Technical information
- Licensing authority: FCC
- Facility ID: 88927
- Class: C1
- ERP: 45,000 watts
- HAAT: 298 meters (978 ft)
- Transmitter coordinates: 43°37′15″N 117°12′35″W﻿ / ﻿43.62083°N 117.20972°W

Links
- Public license information: Public file; LMS;
- Webcast: Listen Live
- Website: rejoice.org

= KRRB =

KRRB (88.1 FM) is a radio station licensed to Kuna, Idaho, United States.
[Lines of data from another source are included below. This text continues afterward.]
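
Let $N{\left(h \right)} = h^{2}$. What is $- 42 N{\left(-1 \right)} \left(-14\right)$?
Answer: $588$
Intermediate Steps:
$- 42 N{\left(-1 \right)} \left(-14\right) = - 42 \left(-1\right)^{2} \left(-14\right) = \left(-42\right) 1 \left(-14\right) = \left(-42\right) \left(-14\right) = 588$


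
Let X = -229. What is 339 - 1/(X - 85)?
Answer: 106447/314 ≈ 339.00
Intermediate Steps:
339 - 1/(X - 85) = 339 - 1/(-229 - 85) = 339 - 1/(-314) = 339 - 1*(-1/314) = 339 + 1/314 = 106447/314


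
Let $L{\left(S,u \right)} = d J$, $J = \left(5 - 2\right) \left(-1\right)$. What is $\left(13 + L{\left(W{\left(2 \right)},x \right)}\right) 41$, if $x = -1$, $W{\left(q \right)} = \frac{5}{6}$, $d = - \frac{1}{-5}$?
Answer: $\frac{2542}{5} \approx 508.4$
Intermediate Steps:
$d = \frac{1}{5}$ ($d = \left(-1\right) \left(- \frac{1}{5}\right) = \frac{1}{5} \approx 0.2$)
$W{\left(q \right)} = \frac{5}{6}$ ($W{\left(q \right)} = 5 \cdot \frac{1}{6} = \frac{5}{6}$)
$J = -3$ ($J = 3 \left(-1\right) = -3$)
$L{\left(S,u \right)} = - \frac{3}{5}$ ($L{\left(S,u \right)} = \frac{1}{5} \left(-3\right) = - \frac{3}{5}$)
$\left(13 + L{\left(W{\left(2 \right)},x \right)}\right) 41 = \left(13 - \frac{3}{5}\right) 41 = \frac{62}{5} \cdot 41 = \frac{2542}{5}$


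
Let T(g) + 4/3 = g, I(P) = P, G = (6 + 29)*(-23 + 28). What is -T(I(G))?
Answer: -521/3 ≈ -173.67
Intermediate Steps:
G = 175 (G = 35*5 = 175)
T(g) = -4/3 + g
-T(I(G)) = -(-4/3 + 175) = -1*521/3 = -521/3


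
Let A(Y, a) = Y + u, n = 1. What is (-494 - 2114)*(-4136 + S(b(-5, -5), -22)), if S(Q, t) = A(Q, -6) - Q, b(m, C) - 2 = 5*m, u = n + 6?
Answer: 10768432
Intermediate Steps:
u = 7 (u = 1 + 6 = 7)
b(m, C) = 2 + 5*m
A(Y, a) = 7 + Y (A(Y, a) = Y + 7 = 7 + Y)
S(Q, t) = 7 (S(Q, t) = (7 + Q) - Q = 7)
(-494 - 2114)*(-4136 + S(b(-5, -5), -22)) = (-494 - 2114)*(-4136 + 7) = -2608*(-4129) = 10768432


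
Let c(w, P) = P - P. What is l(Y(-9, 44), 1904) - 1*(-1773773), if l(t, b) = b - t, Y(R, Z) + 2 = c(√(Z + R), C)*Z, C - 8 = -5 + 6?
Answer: 1775679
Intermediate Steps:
C = 9 (C = 8 + (-5 + 6) = 8 + 1 = 9)
c(w, P) = 0
Y(R, Z) = -2 (Y(R, Z) = -2 + 0*Z = -2 + 0 = -2)
l(Y(-9, 44), 1904) - 1*(-1773773) = (1904 - 1*(-2)) - 1*(-1773773) = (1904 + 2) + 1773773 = 1906 + 1773773 = 1775679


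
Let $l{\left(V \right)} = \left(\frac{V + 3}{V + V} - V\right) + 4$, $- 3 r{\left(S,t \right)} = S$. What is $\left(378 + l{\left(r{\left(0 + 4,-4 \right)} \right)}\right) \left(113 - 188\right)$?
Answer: $- \frac{229625}{8} \approx -28703.0$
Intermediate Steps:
$r{\left(S,t \right)} = - \frac{S}{3}$
$l{\left(V \right)} = 4 - V + \frac{3 + V}{2 V}$ ($l{\left(V \right)} = \left(\frac{3 + V}{2 V} - V\right) + 4 = \left(- V + \frac{3 + V}{2 V}\right) + 4 = 4 - V + \frac{3 + V}{2 V}$)
$\left(378 + l{\left(r{\left(0 + 4,-4 \right)} \right)}\right) \left(113 - 188\right) = \left(378 + \left(\frac{9}{2} - - \frac{0 + 4}{3} + \frac{3}{2 \left(- \frac{0 + 4}{3}\right)}\right)\right) \left(113 - 188\right) = \left(378 + \left(\frac{9}{2} - \left(- \frac{1}{3}\right) 4 + \frac{3}{2 \left(\left(- \frac{1}{3}\right) 4\right)}\right)\right) \left(-75\right) = \left(378 + \left(\frac{9}{2} - - \frac{4}{3} + \frac{3}{2 \left(- \frac{4}{3}\right)}\right)\right) \left(-75\right) = \left(378 + \left(\frac{9}{2} + \frac{4}{3} + \frac{3}{2} \left(- \frac{3}{4}\right)\right)\right) \left(-75\right) = \left(378 + \left(\frac{9}{2} + \frac{4}{3} - \frac{9}{8}\right)\right) \left(-75\right) = \left(378 + \frac{113}{24}\right) \left(-75\right) = \frac{9185}{24} \left(-75\right) = - \frac{229625}{8}$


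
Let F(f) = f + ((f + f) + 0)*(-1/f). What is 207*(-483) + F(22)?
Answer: -99961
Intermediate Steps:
F(f) = -2 + f (F(f) = f + (2*f + 0)*(-1/f) = f + (2*f)*(-1/f) = f - 2 = -2 + f)
207*(-483) + F(22) = 207*(-483) + (-2 + 22) = -99981 + 20 = -99961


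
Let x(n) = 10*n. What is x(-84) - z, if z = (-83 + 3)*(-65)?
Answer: -6040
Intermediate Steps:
z = 5200 (z = -80*(-65) = 5200)
x(-84) - z = 10*(-84) - 1*5200 = -840 - 5200 = -6040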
The station is an affiliate of Rejoice Broadcast Network, airing a Christian format, and is owned by Pensacola Christian College, Inc.

==History==
The station was granted a construction permit on October 27, 1997, and assigned the call letters KARJ by the Federal Communications Commission on September 30, 2002. On January 20, 2017, Educational Media Foundation sold the station's license to Pensacola Christian College, Inc. for $275,000, at which point the station changed its call sign to the current KRRB.